A former U.S. Army soldier has pleaded guilty to participating in a coordinated cyber extortion campaign that targeted telecommunications companies and resulted in the theft and sale of sensitive data, the Department of Justice announced.


Cameron John Wagenius, 21, admitted to conspiring with others to hack into at least ten organizations between April 2023 and December 2024. While serving on active duty, Wagenius used the alias “kiberphan0m” to operate online and carry out the attacks. The scheme involved the use of a hacking tool called “SSH Brute” to obtain login credentials, which allowed the conspirators to infiltrate protected computer systems and exfiltrate confidential information.


According to federal prosecutors, once inside the victim networks, the group attempted to extort the companies by threatening to publish the stolen data on underground cybercrime forums such as BreachForums and XSS.is unless ransom payments were made. In some instances, the data was sold directly to other cybercriminals and used to carry out further offenses, including SIM-swapping fraud. The group’s total extortion demands exceeded $1 million.

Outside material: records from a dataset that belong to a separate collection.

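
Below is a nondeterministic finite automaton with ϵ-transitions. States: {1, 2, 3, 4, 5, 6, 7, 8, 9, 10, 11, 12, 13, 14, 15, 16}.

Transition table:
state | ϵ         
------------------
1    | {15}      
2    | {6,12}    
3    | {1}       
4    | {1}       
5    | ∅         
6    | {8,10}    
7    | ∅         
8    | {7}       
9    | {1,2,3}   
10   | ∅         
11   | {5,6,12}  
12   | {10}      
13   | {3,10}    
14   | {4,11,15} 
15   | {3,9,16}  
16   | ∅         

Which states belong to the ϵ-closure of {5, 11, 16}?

{5, 6, 7, 8, 10, 11, 12, 16}

Start with {5, 11, 16}.
From 11 via ϵ: add 6, 12.
From 6 via ϵ: add 8, 10.
From 8 via ϵ: add 7.
No new states can be added; the closed set is {5, 6, 7, 8, 10, 11, 12, 16}.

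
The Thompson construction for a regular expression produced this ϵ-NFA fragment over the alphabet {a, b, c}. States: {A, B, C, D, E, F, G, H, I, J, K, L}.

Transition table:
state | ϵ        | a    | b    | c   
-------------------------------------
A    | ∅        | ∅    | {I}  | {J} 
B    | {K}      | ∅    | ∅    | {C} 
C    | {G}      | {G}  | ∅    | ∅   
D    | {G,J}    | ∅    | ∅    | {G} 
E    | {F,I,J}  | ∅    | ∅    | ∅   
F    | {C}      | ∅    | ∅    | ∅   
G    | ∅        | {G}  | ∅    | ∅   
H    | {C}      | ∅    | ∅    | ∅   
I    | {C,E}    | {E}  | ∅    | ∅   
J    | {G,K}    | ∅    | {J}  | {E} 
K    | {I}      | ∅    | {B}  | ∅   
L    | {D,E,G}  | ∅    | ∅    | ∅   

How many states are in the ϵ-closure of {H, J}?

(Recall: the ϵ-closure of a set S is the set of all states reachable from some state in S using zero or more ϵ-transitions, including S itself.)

Start with {H, J}.
From H via ϵ: add C.
From J via ϵ: add G, K.
From K via ϵ: add I.
From I via ϵ: add E.
From E via ϵ: add F.
ϵ-closure = {C, E, F, G, H, I, J, K}, which has 8 states.

8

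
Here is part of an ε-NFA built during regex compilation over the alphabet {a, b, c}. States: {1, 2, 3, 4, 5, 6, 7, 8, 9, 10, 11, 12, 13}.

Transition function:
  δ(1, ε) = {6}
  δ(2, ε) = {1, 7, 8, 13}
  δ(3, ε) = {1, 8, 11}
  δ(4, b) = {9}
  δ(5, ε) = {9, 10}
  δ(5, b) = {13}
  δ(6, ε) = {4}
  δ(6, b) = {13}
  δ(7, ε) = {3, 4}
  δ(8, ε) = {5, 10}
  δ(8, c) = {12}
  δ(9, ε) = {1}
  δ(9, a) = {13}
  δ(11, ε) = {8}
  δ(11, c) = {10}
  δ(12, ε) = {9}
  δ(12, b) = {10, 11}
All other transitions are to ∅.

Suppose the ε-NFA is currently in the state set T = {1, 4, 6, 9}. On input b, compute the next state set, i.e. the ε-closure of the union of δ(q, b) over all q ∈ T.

{1, 4, 6, 9, 13}

4 on b → {9}.
6 on b → {13}.
No b-transition from 1, 9.
Union after reading b: {9, 13}.
Now take the ε-closure:
From 9 via ε: add 1.
From 1 via ε: add 6.
From 6 via ε: add 4.
No new states can be added; the closed set is {1, 4, 6, 9, 13}.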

Wagenius pleaded guilty to conspiracy to commit wire fraud, extortion in relation to computer fraud, and aggravated identity theft. He had already entered a separate guilty plea in connection with two counts of unlawfully transferring confidential phone records. He is scheduled to be sentenced on October 6, 2025. The charges carry a maximum sentence of 20 years for conspiracy to commit wire fraud, five years for computer-related extortion, and a mandatory two-year term for identity theft, to be served consecutively.

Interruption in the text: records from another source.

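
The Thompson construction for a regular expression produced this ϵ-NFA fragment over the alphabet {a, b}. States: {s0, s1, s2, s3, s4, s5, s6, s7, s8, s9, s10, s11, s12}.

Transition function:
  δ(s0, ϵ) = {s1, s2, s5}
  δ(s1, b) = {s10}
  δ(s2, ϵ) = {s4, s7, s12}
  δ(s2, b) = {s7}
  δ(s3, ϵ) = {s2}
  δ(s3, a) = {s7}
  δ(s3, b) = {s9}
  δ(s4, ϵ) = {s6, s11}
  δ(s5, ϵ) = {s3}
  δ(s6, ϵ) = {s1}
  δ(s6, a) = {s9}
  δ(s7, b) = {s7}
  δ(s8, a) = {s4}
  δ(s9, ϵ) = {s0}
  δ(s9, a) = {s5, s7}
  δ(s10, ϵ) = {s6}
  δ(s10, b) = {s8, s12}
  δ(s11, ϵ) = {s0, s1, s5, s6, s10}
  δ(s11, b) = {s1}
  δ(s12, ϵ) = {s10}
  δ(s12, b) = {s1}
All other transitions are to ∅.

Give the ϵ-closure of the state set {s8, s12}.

{s1, s6, s8, s10, s12}

Start with {s8, s12}.
From s12 via ϵ: add s10.
From s10 via ϵ: add s6.
From s6 via ϵ: add s1.
No new states can be added; the closed set is {s1, s6, s8, s10, s12}.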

Investigators have linked Wagenius’s activities to the high-profile breach of Snowflake, a cloud data warehousing company whose customers were affected by a credential stuffing attack. In that breach, stolen usernames and passwords were used to access vast stores of sensitive corporate data, which was later offered for sale or ransom. The attack, like the broader scheme involving Wagenius, was financially motivated and orchestrated through the dark web.